La Guardia Civil ha desarticulado una organización criminal dedicada a la regularización fraudulenta de ciudadanos extranjeros, en el marco de la operación “Lutasanol”. Esta red operaba mediante la creación de contratos de trabajo falsos y cobraba entre 4.500 y 10.500 euros por cada expediente irregular, habiendo tramitado ilegalmente más de un centenar de casos.
Como resultado de la operación, se detuvo al principal captador de la trama y se investigó a otros tres presuntos implicados: dos administradores de una empresa utilizada para actividades ilícitas y un gestor laboral que colaboraba con ellos. Durante los registros realizados en el centro de operaciones del grupo, se incautaron documentos, copias de identidad, nóminas fraudulentas, anotaciones manuscritas relacionadas con su actividad delictiva y dinero en efectivo proveniente de los cobros a las víctimas.
Cantidades que oscilaban entre los 4.500 y los 10.500 euros
La investigación, que comenzó el año pasado, reveló que los miembros de esta organización captaban a personas extranjeras interesadas en obtener o renovar permisos de residencia y trabajo en España. Para ello, ofrecían contratos laborales ficticios y simulaban relaciones laborales inexistentes con el fin de presentar documentación que aparentara ser legal ante las autoridades. A cambio, exigían cantidades que variaban entre 4.500 y 10.500 euros.

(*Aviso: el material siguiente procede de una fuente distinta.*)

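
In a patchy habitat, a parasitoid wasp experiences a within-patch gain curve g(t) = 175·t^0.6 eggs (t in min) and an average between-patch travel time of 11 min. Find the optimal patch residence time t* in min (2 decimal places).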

Los agentes han confirmado que la organización realizaba altas en la Seguridad Social sin contar con una actividad empresarial real que justificara dichas contrataciones. Estas prácticas generaron un fraude superior a 100.000 euros, lo cual les permitió incluso facilitar la obtención indebida de prestaciones y subsidios públicos.
Más allá de la provincia de Almería
La actividad delictiva no se limitó a la provincia de Almería; también captaban ciudadanos en Murcia y diversos puntos de Albacete, Huelva, Granada y Málaga. La estructura operativa contaba con funciones bien definidas: captadores encargados de gestionar la documentación y asesores especializados que daban apariencia legal a toda la operativa.
Se trataba de una red criminal interprovincial activa que facilitó ilegalmente más de un centenar de expedientes para regularización, beneficiándose económicamente al explotar las necesidades administrativas de ciudadanos extranjeros deseosos de regularizar su situación en España.
En consecuencia, se detuvo a un captador y se investigó a los administradores localizados en Santa Cruz de Tenerife y Madrid, así como al gestor laboral/contable con despacho profesional en Almería.
La operación fue llevada a cabo por la Unidad Orgánica de Policía Judicial (UOPJ) de la Comandancia de la Guardia Civil en Almería junto con el Puesto Principal de la Guardia Civil en El Ejido, bajo la dirección del Tribunal de Instancia Sección Civil e Instrucción Plaza nº 5 de El Ejido (Almería).
La noticia en cifras
| Descripción |
Cifra |
| Cantidad cobrada por expediente |
Entre 4.500 y 10.500 euros |
| Número de casos tramitados ilegalmente |
Más de 100 |
| Fraude generado |
Superior a 100.000 euros |
Preguntas sobre la noticia
¿Qué organización fue desarticulada por la Guardia Civil?
La Guardia Civil desarticuló una organización criminal dedicada a regularizar de forma fraudulenta a ciudadanos extranjeros mediante contratos de trabajo falsos.
¿Cuánto cobraba la red criminal por sus servicios ilegales?
La red cobraba entre 4.500 y 10.500 euros por cada expediente falso que tramitaban.
¿Cuántos casos ilegales se habrían tramitado?
Se estima que la organización habría tramitado ilegalmente más de un centenar de casos.
¿Qué tipo de documentación falsificaban?
Los miembros de la organización ofrecían contratos laborales ficticios y simulaban relaciones laborales inexistentes para presentar documentación aparentemente legal ante la Administración.
¿Qué acciones tomó la Guardia Civil durante la operación?
Se detuvo al principal captador de la trama y se investigó a otros tres presuntos implicados, además de realizar un registro en el establecimiento que servía como centro de operaciones, donde se intervino documentación y dinero en efectivo.
¿En qué regiones operaba esta red criminal?
La organización extendía su actividad más allá de Almería, captando ciudadanos en Murcia y diversas provincias como Albacete, Huelva, Granada y Málaga.
¿Cuál fue el impacto económico del fraude?
Las prácticas fraudulentas generaron un fraude superior a los 100.000 euros, lo que también podía facilitar la obtención indebida de prestaciones y subsidios públicos.